9
votes

Whilst writing this answer I realised that I'm not as confident about my conclusions as I usually would ensure before hitting Post Your Answer.

I can find a couple of reasonably convincing citations for the argument that the trivial-copyability of volatile data members is either implementation-defined or flat-out disallowed:

But I haven't been able to back this up in the standard1 itself. Particularly "worrying" is that there's no sign of the proposed wording change from that n3159 issues list in the actual standard's final wording.

So, what gives? Are volatile data members trivially copyable, or not?


1   C++11

2
I just spotted that the proposed wording change in issue #496 is only a month or so old and, as such, post-dates C++11. It is therefore still active.

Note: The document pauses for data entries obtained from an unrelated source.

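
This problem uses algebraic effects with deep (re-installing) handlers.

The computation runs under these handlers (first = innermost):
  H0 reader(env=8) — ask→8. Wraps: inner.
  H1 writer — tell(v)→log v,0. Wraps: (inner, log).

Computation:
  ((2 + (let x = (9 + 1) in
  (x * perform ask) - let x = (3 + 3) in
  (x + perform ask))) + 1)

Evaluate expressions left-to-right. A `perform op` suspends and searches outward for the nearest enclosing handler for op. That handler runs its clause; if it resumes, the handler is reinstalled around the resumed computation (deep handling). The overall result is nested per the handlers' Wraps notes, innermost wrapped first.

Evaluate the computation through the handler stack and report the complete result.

Step-by-step:
ask @ H0 ⇒ 8
ask @ H0 ⇒ 8
H0 returns 69
H1 returns (69, ())
= (69, ())

Answer: (69, ())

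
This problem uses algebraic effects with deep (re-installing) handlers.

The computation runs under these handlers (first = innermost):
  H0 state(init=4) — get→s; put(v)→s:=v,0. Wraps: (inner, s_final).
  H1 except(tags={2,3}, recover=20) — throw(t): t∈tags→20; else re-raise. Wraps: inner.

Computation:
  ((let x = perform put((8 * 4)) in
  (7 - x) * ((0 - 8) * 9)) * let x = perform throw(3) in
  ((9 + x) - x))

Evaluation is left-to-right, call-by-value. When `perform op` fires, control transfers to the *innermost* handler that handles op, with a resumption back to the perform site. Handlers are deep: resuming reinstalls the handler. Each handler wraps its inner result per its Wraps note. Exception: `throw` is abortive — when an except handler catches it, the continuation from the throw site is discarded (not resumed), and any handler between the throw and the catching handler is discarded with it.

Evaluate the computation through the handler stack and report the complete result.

Step-by-step:
put(32) @ H0 ⇒ s:=32
throw(3) @ H1 caught ⇒ 20
= 20

Answer: 20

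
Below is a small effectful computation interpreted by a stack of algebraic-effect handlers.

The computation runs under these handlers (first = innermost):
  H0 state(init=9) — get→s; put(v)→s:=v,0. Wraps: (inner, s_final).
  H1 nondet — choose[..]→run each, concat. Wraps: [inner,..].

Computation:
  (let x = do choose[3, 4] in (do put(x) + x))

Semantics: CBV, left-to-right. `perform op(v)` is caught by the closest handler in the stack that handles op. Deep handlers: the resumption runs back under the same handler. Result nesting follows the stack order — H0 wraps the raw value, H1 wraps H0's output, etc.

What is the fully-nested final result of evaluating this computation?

Step-by-step:
choose[3, 4] @ H1
  branch[0] choose=3:
    put(3) @ H0 ⇒ s:=3
    H0 returns (3, 3)
    H1 returns [(3, 3)]
  branch[1] choose=4:
    put(4) @ H0 ⇒ s:=4
    H0 returns (4, 4)
    H1 returns [(4, 4)]
= [(3, 3), (4, 4)]

Answer: [(3, 3), (4, 4)]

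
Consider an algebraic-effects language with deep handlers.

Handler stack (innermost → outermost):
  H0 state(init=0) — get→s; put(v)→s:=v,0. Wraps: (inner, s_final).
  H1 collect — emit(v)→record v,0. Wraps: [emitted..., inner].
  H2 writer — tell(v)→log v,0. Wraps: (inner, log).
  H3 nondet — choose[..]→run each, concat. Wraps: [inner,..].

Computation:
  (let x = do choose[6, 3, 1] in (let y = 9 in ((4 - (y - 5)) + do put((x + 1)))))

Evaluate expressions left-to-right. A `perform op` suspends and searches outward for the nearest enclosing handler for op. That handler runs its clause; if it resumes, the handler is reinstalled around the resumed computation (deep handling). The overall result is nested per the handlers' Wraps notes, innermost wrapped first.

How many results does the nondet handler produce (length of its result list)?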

I guess then I'm only asking the same question as Maddock started back in 2004 with #496. - Lightness Races in Orbit

2 Answers

2
votes

I'm seeing the following definition for "trivially copyable" (C++11 §3.9, paragraph 9):

...Scalar types, trivially copyable class types, arrays of such types, and cv-qualified versions of these types are collectively called trivially copyable types....

cv-qualified by definition includes const and/or volatile (§3.9.3). It would therefore appear that volatile values are explicitly trivially copyable, if the unqualified type would be trivially copyable (a scalar or trivially copyable class type, or array thereof).

0
votes

The answer has been changed by defect reports CWG496 and CWG2094. The latter DR reverts the former.

Now, for a volatile non-static data member,

  • if the member is of a scalar type or possibly multidimentional array there of, doesn't make the class non-trivially-copyable, however
  • if the member of is of a class type or possibly multidimentional array there of, the implictly declared copy/move functions of the containing class are all deleted, which makes the class non-trivially copyable (since CWG1734).